Dzień jak co dzień w CD Projekcie. Kolejny pozew zbiorowy ws. Cyberpunka 2077

Od dnia premiery Cyberpunk 2077 nie schodzi z ust graczy, mediów, ale i prawników. Włodarzy CD Projektu czeka kolejny, czwarty już pozew zbiorowy.

Cyberpunk 2077 popada w skrajności. Z jednej strony zachwyty części graczy i mediów, kilkanaście milionów sprzedanych kopii, numer 1 najlepiej sprzedających się gier na Steamie, z drugiej masa błędów, wycofanie produkcji z PlayStation Store, zwroty od graczy i kolejne pozwy lub ich zapowiedzi. Ostatnie tygodnie w siedzibie CD Projekt nie należą do przyjemnych. Wystarczy prześledzić nasze newsy by zobaczyć, że spółka ma spore kłopoty.

Twórcy robią co mogą. Kolejne aktualizacje czy zapowiedź darmowego DLC to jedno, ale także i gracze modują Cyberpunka 2077 na potęgę, by był tym, czego oczekują. Nie zmienia to faktu, że drastycznie niskie oceny wersji na PlayStation 4 i Xboksa One są w pełni zasłużone. W takim stanie gra nie powinna się ukazać, bo naraziło to na straty inwestorów – co zauważa kolejna kancelaria Wolf Haldenstein Adler Freeman & Herz LLP i jak jak informuje portal TweakTown – złożyła pozew zbiorowy, który wcześniej zapowiadała.
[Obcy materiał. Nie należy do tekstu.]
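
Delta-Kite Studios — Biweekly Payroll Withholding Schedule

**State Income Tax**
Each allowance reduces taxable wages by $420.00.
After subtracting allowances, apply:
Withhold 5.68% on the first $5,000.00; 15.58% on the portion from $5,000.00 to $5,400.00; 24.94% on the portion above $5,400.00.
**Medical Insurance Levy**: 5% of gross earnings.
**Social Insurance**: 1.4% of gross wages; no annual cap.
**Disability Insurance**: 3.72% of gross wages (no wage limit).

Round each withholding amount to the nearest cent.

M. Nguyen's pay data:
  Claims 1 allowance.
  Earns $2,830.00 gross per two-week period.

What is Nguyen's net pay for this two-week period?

$2,406.71

State Income Tax: taxable = $2,830.00 − 1×$420.00 = $2,410.00
  5.68% × $2,410.00 = $136.89
Medical Insurance Levy: 5% × $2,830.00 = $141.50
Social Insurance: 1.4% × $2,830.00 = $39.62
Disability Insurance: 3.72% × $2,830.00 = $105.28
Total withheld: $136.89 + $141.50 + $39.62 + $105.28 = $423.29
Net pay: $2,830.00 − $423.29 = $2,406.71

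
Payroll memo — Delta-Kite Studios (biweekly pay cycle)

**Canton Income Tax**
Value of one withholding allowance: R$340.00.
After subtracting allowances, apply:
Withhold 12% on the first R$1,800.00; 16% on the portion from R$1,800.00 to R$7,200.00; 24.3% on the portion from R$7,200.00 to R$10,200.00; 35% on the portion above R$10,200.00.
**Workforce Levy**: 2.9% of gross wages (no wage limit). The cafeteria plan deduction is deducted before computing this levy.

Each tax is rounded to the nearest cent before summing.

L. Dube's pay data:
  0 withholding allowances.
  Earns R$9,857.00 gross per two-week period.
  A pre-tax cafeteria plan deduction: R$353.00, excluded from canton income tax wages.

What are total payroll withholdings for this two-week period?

Canton Income Tax: taxable = R$9,857.00 − R$353.00 = R$9,504.00
  R$1,080.00 + 24.3% × (R$9,504.00 − R$7,200.00) = R$1,080.00 + 24.3% × R$2,304.00 = R$1,639.87
Workforce Levy: 2.9% × R$9,504.00 = R$275.62
Total: R$1,639.87 + R$275.62 = R$1,915.49

R$1,915.49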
Jak chwalą się Amerykanie na swojej stronie internetowej, w swojej historii odzyskali ponad 9 miliardów dolarów w imieniu m.in. inwestorów, a zajmują się głównie sporami dotyczących papierów wartościowych i pochodnych akcjonariuszy.

Wolf Haldenstein Adler Freeman & Herz LLP informuje, że w imieniu wszystkich nabywców notowanych na giełdzie papierów wartościowych spółki CD Projekt SA (OTC: OTGLY, OTGLF) („CD Projekt” lub „Spółka”) został złożony pozew federalny w zakresie papierów wartościowych, którzy nabyli swoje akcje między 16 stycznia 2020 r. a 17 grudnia 2020 r. włącznie.
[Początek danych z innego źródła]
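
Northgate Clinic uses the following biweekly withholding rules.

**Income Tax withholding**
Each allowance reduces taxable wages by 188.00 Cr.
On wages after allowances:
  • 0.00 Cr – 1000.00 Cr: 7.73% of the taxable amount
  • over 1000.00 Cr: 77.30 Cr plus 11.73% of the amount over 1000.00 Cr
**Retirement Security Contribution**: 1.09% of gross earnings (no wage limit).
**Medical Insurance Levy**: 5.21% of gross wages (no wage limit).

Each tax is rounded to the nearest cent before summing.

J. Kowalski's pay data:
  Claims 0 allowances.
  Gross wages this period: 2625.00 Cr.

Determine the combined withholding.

433.28 Cr

Income Tax: taxable = 2625.00 Cr
  77.30 Cr + 11.73% × (2625.00 Cr − 1000.00 Cr) = 77.30 Cr + 11.73% × 1625.00 Cr = 267.91 Cr
Retirement Security Contribution: 1.09% × 2625.00 Cr = 28.61 Cr
Medical Insurance Levy: 5.21% × 2625.00 Cr = 136.76 Cr
Total: 267.91 Cr + 28.61 Cr + 136.76 Cr = 433.28 Cr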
Przy okazji kancelaria szuka inwestorów, którzy zakupili amerykańskie kwity depozytowe CD Projekt i ponieśli straty, by w ich imieniu walczyć o odszkodowanie. Argumentacja przy tym jest niezmienna: wprowadzenie w błąd, fatalna jakość gry, zwroty i nadszarpnięte dobre imię studia.
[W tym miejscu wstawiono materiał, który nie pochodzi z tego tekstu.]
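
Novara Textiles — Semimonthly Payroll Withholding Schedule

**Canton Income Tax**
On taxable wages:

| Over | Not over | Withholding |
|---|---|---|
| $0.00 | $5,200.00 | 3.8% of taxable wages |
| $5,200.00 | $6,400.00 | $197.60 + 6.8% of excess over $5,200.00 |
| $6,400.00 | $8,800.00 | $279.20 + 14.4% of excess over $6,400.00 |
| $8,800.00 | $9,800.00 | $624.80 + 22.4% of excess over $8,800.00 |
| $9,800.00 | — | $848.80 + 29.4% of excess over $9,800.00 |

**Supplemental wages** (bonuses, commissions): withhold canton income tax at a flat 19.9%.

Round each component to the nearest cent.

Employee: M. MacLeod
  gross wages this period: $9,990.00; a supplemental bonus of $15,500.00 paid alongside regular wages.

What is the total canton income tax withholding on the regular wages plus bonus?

$3,989.16

Canton Income Tax: taxable = $9,990.00
  $848.80 + 29.4% × ($9,990.00 − $9,800.00) = $848.80 + 29.4% × $190.00 = $904.66
Supplemental (19.9% flat on bonus): 19.9% × $15,500.00 = $3,084.50
Total canton income tax: $904.66 + $3,084.50 = $3,989.16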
CD Projekt S.A. jest odpowiedzialny za stworzenie wprowadzającego w błąd środowiska rynkowego, które spowodowało, że akcjonariusze stracili pieniądze. CD Projekt nie ujawnił fatalnej wydajności Cyberpunk 2077 na PlayStation 4 i Xbox One, co wywołało kontrowersje. Doprowadziło to do masowych zwrotów produkcji w sklepach PlayStation Store i Xbox Live, a także znacząco negatywnie wpłynęło na reputację CD Projekt RED.

CD Projekt już wcześniej zapowiedział obronę przez pozwami, bo w sumie co im pozostało. Nie zmienia to faktu, że większość zwykłych graczy interesuje przede wszystkim dobra jakość gry, a nie pozwy i odszkodowania. A na to możemy jeszcze trochę poczekać.